14 mars 2013

Mike Attack ! [2] : Le Cycle de Tschaï, Jack Vance


La chronique de Mike

Jack Vance...
Aaaah Jack Vance... (avec 29 « A » mais ce serait malmener vos yeux pour rien.)

Je n'irai pas par quatre chemins. Jack Vance occupe de loin, et depuis longtemps, la première marche de mon podium personnel des romanciers, tous styles et toutes époques confondus... Bon d'accord, pour être honnête, il se partage la marche avec Terry Pratchett et Michel Folco, mais je reviendrai une autre fois sur les deux autres lascars...

Quelques mots sur Jack Vance pour ceux qui ne le connaissent pas :

De son vrai nom John Holbrook Vance, il voit le jour à San Francisco en 1916. Etudiant à l'université de Berkeley, c'est là qu'il commence à taquiner la plume, en écrivant pour le Daily Californian des chroniques de Jazz, dont il est grand amateur. Puis comme la plupart des hommes de sa génération, il est mobilisé en 1942. Pour lui, ce sera la marine marchande. Grand bien lui en fit, car c'est de là que lui est venu et resté son amour du voyage et de l'exotisme, qui imprègnent toute son œuvre.

La Science Fiction Writers of America lui accorde, en 1997, la distinction honorifique de « Grand Maître ». Véritable légende (toujours) vivante, du haut de ses 96 ans, il est le lauréat de nombreux prix prestigieux parmi lesquels le Prix Hugo ou encore le Prix Edgar-Allan Poe, pour citer les plus connus. Et c'est sans rougir que d'autres grands noms de la science-fiction comme Robert Silverberg et Roger Zelazny, par exemple, annoncent que sans Jack Vance, ils n'auraient eux-mêmes pas touché à une plume de leur vie, ou tout du moins pas pour écrire avec, le reste ne nous regarde pas.
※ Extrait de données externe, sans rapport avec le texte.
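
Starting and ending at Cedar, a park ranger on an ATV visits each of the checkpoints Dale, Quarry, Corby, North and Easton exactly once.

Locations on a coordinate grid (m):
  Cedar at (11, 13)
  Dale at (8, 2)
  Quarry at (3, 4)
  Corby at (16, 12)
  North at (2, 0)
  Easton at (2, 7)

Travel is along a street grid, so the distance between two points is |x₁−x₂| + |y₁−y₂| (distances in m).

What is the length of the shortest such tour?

With 5 stops there are 5!/2 = 60 distinct round trips (a route and its reverse cost the same).
Cedar-Dale-Quarry-Corby-North-Easton-Cedar: 14+7+21+26+7+15 = 90
Cedar-Dale-Quarry-Corby-Easton-North-Cedar: 14+7+21+19+7+22 = 90
Cedar-Dale-Quarry-North-Corby-Easton-Cedar: 14+7+5+26+19+15 = 86
Cedar-Dale-Quarry-North-Easton-Corby-Cedar: 14+7+5+7+19+6 = 58
Cedar-Dale-Quarry-Easton-Corby-North-Cedar: 14+7+4+19+26+22 = 92
Cedar-Dale-Quarry-Easton-North-Corby-Cedar: 14+7+4+7+26+6 = 64
Cedar-Dale-Corby-Quarry-North-Easton-Cedar: 14+18+21+5+7+15 = 80
Cedar-Dale-Corby-Quarry-Easton-North-Cedar: 14+18+21+4+7+22 = 86
Cedar-Dale-Corby-North-Quarry-Easton-Cedar: 14+18+26+5+4+15 = 82
Cedar-Dale-Corby-North-Easton-Quarry-Cedar: 14+18+26+7+4+17 = 86
Cedar-Dale-Corby-Easton-Quarry-North-Cedar: 14+18+19+4+5+22 = 82
Cedar-Dale-Corby-Easton-North-Quarry-Cedar: 14+18+19+7+5+17 = 80
Cedar-Dale-North-Quarry-Corby-Easton-Cedar: 14+8+5+21+19+15 = 82
Cedar-Dale-North-Quarry-Easton-Corby-Cedar: 14+8+5+4+19+6 = 56
… (46 more)
The minimum is 56.
One optimal route: Cedar → Dale → North → Quarry → Easton → Corby → Cedar (or its reverse).

Minimum total distance: 56 m.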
Auteur de SF en majorité, il peut tout de même se targuer d'être un peu touche à tout, car au cours de sa carrière, il aura aussi tâté de la fantasy, du policier, du thriller et même du gore. A noter, pour les intéressés, que son œuvre, longue comme un jour sans pain, a fait l'objet d'un travail titanesque de retraduction et de réédition complète achevé en 2006 et nommé V.I.E. (Vance Integral Edition). Pour en savoir plus sur la V.I.E : en anglais et en français.



Beau bébé de 863 pages, plus sobrement intitulé Planet of Adventure en anglais pour des raisons clairement commerciales, Le Cycle de Tschaï se compose des quatre volumes suivants : Le Chasch, Le Wankh, Le Dirdir, Le Pnume. Parus à l'origine entre 1968 et 1970 dans des versions ultra remaniées par les éditeurs, puis retraduits et réunis en un seul volume, proposé depuis 2006 dans la version préférée par l'auteur. Il est trouvable dans la plupart des grandes enseignes aux environs de 10€ et pour les bourses plus modestes, n'importe quel bon bouquiniste en aura toujours un exemplaire dans ses rayons, ou même mieux, il aura les quatre tomes séparés, ce qui vous permettra d'apprécier, soit les couvertures originales (et très fidèles à l'esprit des bouquins) réalisées par Tibor Csernus, soit les couvertures réalisées plus tard par le non moins talentueux Caza.



Le résumé :
En découvrant la planète Tschaï, le vaisseau terrien Explorator IV est aussitôt détruit par un missile. Unique survivant de la catastrophe, Adam Reith va devoir affronter un monde baroque, violent et d'une beauté envoûtante. Un monde peuplé de quatre races extraterrestres : les belliqueux Chasch, les impénétrables Wankh, les farouches Dirdir et les mystérieux Pnume. Déjouer les traquenards, explorer les secrets des cités géantes, percer le mystère des hommes hybrides : autant d'étapes pour une extraordinaire Odyssée, qui permettra peut-être à Reith de rentrer chez lui…
Alors, oui, certains me diront, je les entend d'ici (si, je vous jure !) : « Mais Mike, pourquoi Le Cycle de Tschai ? »Eh bien c'est sans hésiter que je leur répond : Parce que. Plus sérieusement, pourquoi celui-ci parmi tous ? Tout simplement parce que c'est le premier Vance que j'ai lu. Et même si depuis, il n'est pas resté le Jack Vance que je préfère, je lui voue une affection toute particulière. Aaah ces satanées premières fois, hein ?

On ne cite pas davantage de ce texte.